Fee for remittance below Dh1,000 has been increased by Dh1, up from Dh15 to Dh16, and for amounts above Dh1,000, to Dh22 from Dh20, Rajiv Pancholia, CEO of Orient Exchange of Dubai, said.
Pancholia, who is also treasurer of the Foreign Exchange and Remittance Group (FERG), said the rate hike, effective since April 5 for Orient Exchange, was in consideration of escalating costs of operation resulting from rent and salary hikes.
The decision to increase fee was taken by some of the major exchange houses on an individual level and not as a group under FERG, industry sources said.
Promoth Manghat, CEO of UAE Exchange, said the fee hike — effective from April 15 for his firm — was kept at a nominal level at less than seven per cent for amount below Dh1,000, so that it will have little impact on blue-collar remittance.
“However, despite the latest slight increases, the UAE still has the world’s lowest remittance rate at 2.5 per cent compared to the global average of 7.5 per cent,” Manghat said.
According to the World Bank’s latest Remittance Prices Worldwide report, the global average fee remained stable at 7.45 per cent in first quarter 2017, compared to the 7.40 per cent recorded in fourth quarter 2016.
In first quarter 2017, a total of 77 per cent of all services recorded in RPW were below an average cost of 10 per cent.
Annually, the amount of money that UAE expatriates send to their home countries is estimated at above $20 billion.

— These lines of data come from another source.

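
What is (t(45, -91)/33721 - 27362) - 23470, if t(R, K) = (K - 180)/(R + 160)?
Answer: -351391704031/6912805 ≈ -50832.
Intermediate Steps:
t(R, K) = (-180 + K)/(160 + R)
(t(45, -91)/33721 - 27362) - 23470 = (((-180 - 91)/(160 + 45))/33721 - 27362) - 23470 = ((-271/205)*(1/33721) - 27362) - 23470 = (((1/205)*(-271))*(1/33721) - 27362) - 23470 = (-271/205*1/33721 - 27362) - 23470 = (-271/6912805 - 27362) - 23470 = -189148170681/6912805 - 23470 = -351391704031/6912805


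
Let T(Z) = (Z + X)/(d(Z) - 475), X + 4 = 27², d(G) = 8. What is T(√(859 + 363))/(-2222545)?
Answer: 145/207585703 + √1222/1037928515 ≈ 7.3219e-7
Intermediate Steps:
X = 725 (X = -4 + 27² = -4 + 729 = 725)
T(Z) = -725/467 - Z/467 (T(Z) = (Z + 725)/(8 - 475) = (725 + Z)/(-467) = (725 + Z)*(-1/467) = -725/467 - Z/467)
T(√(859 + 363))/(-2222545) = (-725/467 - √(859 + 363)/467)/(-2222545) = (-725/467 - √1222/467)*(-1/2222545) = 145/207585703 + √1222/1037928515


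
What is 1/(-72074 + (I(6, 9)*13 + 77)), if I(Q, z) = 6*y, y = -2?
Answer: -1/72153 ≈ -1.3859e-5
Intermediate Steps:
I(Q, z) = -12 (I(Q, z) = 6*(-2) = -12)
1/(-72074 + (I(6, 9)*13 + 77)) = 1/(-72074 + (-12*13 + 77)) = 1/(-72074 + (-156 + 77)) = 1/(-72074 - 79) = 1/(-72153) = -1/72153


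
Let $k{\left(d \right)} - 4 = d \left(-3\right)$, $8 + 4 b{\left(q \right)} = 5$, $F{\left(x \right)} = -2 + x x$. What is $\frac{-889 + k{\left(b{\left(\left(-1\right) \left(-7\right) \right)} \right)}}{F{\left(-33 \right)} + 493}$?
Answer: $- \frac{3531}{6320} \approx -0.5587$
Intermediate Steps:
$F{\left(x \right)} = -2 + x^{2}$
$b{\left(q \right)} = - \frac{3}{4}$ ($b{\left(q \right)} = -2 + \frac{1}{4} \cdot 5 = -2 + \frac{5}{4} = - \frac{3}{4}$)
$k{\left(d \right)} = 4 - 3 d$ ($k{\left(d \right)} = 4 + d \left(-3\right) = 4 - 3 d$)
$\frac{-889 + k{\left(b{\left(\left(-1\right) \left(-7\right) \right)} \right)}}{F{\left(-33 \right)} + 493} = \frac{-889 + \left(4 - - \frac{9}{4}\right)}{\left(-2 + \left(-33\right)^{2}\right) + 493} = \frac{-889 + \left(4 + \frac{9}{4}\right)}{\left(-2 + 1089\right) + 493} = \frac{-889 + \frac{25}{4}}{1087 + 493} = - \frac{3531}{4 \cdot 1580} = \left(- \frac{3531}{4}\right) \frac{1}{1580} = - \frac{3531}{6320}$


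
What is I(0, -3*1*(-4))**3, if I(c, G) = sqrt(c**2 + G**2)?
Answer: 1728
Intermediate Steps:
I(c, G) = sqrt(G**2 + c**2)
I(0, -3*1*(-4))**3 = (sqrt((-3*1*(-4))**2 + 0**2))**3 = (sqrt((-3*(-4))**2 + 0))**3 = (sqrt(12**2 + 0))**3 = (sqrt(144 + 0))**3 = (sqrt(144))**3 = 12**3 = 1728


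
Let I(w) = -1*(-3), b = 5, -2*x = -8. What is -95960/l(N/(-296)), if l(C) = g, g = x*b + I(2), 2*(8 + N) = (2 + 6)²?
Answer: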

The 2016 World Bank migration and remittances fact-book ranks the UAE as the fourth top remittance-sending country in the world. The aggregate outflows represent 4.8 per cent of the UAE’s gross domestic product. The six GCC countries accounted for $98 billion in outward remittance flows in 2014.

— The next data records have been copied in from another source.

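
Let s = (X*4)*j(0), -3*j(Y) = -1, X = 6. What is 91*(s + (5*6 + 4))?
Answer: 3822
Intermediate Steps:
j(Y) = ⅓ (j(Y) = -⅓*(-1) = ⅓)
s = 8 (s = (6*4)*(⅓) = 24*(⅓) = 8)
91*(s + (5*6 + 4)) = 91*(8 + (5*6 + 4)) = 91*(8 + (30 + 4)) = 91*(8 + 34) = 91*42 = 3822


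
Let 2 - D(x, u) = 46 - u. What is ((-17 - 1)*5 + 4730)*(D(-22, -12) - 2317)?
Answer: -11010720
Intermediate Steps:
D(x, u) = -44 + u (D(x, u) = 2 - (46 - u) = 2 + (-46 + u) = -44 + u)
((-17 - 1)*5 + 4730)*(D(-22, -12) - 2317) = ((-17 - 1)*5 + 4730)*((-44 - 12) - 2317) = (-18*5 + 4730)*(-56 - 2317) = (-90 + 4730)*(-2373) = 4640*(-2373) = -11010720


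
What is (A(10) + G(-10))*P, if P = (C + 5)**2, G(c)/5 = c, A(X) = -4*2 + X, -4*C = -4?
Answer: -1728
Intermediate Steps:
C = 1 (C = -1/4*(-4) = 1)
A(X) = -8 + X
G(c) = 5*c
P = 36 (P = (1 + 5)**2 = 6**2 = 36)
(A(10) + G(-10))*P = ((-8 + 10) + 5*(-10))*36 = (2 - 50)*36 = -48*36 = -1728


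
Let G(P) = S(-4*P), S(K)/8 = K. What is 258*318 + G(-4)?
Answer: 82172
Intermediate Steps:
S(K) = 8*K
G(P) = -32*P (G(P) = 8*(-4*P) = -32*P)
258*318 + G(-4) = 258*318 - 32*(-4) = 82044 + 128 = 82172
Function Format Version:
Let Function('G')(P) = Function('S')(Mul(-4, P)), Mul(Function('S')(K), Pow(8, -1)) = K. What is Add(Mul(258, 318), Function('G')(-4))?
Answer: 82172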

According to industry sources, cost of remittances is one of the major hindrances in the flow of money across borders. “It impacts the low-wage earning blue-collared workers, who might reduce the frequency of sending money for family maintenance in the home country. Or it could encourage them to switch to informal means of sending money home, which is not a healthy practice as it affects the receiving economy’s foreign exchange reserves adversely and could create trigger unhealthy practices affecting the socio-financial fabric,” one analyst said.